Young chimps play make-believe games in which they pretend that a favourite stick is a baby for nurturing and even putting to bed, according to a 14-year study of the animals in Uganda.
Biologists watched the chimps in the forests of Kibale National Park in Uganda and found intriguing differences in the way young males and females passed their time – providing evidence that differences in the way boys and girls play may have a genetically hardwired element.
“There are predispositions, biological influences, that lead females and males to treat sticks differently,” Richard Wrangham, an evolutionary biologist at Harvard University, told the Guardian. “What we’ve got here is evidence that without any kind of socialisation by adults, females seem to be predisposed to react to sticks as though they were dolls.” This could reflect more female interest in infant care and playing at mothering.
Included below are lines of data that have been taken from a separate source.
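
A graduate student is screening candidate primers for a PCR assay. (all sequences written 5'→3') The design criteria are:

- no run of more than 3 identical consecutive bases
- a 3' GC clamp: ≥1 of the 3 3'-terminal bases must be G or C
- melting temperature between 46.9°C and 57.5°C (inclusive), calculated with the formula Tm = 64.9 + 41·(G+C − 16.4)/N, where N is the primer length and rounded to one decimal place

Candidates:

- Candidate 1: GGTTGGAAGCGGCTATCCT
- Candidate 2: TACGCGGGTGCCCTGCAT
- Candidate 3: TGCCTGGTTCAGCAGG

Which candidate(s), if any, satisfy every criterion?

Candidate 1, Candidate 2 and Candidate 3.

Candidate 1 (19 nt, A=3 T=5 G=7 C=4): longest run = 2 ✓; 3' end CCT has 2 G/C ✓; Tm = 64.9 + 41·(11 − 16.4)/19 = 53.2°C ✓ — passes.
Candidate 2 (18 nt, A=2 T=4 G=6 C=6): longest run = 3 ✓; 3' end CAT has 1 G/C ✓; Tm = 64.9 + 41·(12 − 16.4)/18 = 54.9°C ✓ — passes.
Candidate 3 (16 nt, A=2 T=4 G=6 C=4): longest run = 2 ✓; 3' end AGG has 2 G/C ✓; Tm = 64.9 + 41·(10 − 16.4)/16 = 48.5°C ✓ — passes.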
An irritating story in the Guardian today which reports that the discovery of gendered behavior amongst Chimps stands as ‘evidence’ for the biological basis of gender difference. As it’s presented in the article, this is a patently stupid claim: infant chimps do undergo socialization and thus there’s no prima faciereason to explain away gendered behavior in reductively genetic terms. As far as I was aware the former is an entirely uncontentious claim. In fact a quick glance at the biologist’s research interests show that much of what he studies actually relates to this process which makes the above quotes really rather weird. So given the principle of charity, perhaps the results of the study have been misunderstood and/or stripped of context by the journalist writing about it? The worrying thing is the role that articles like this can play in shaping popular debates about gender and biology.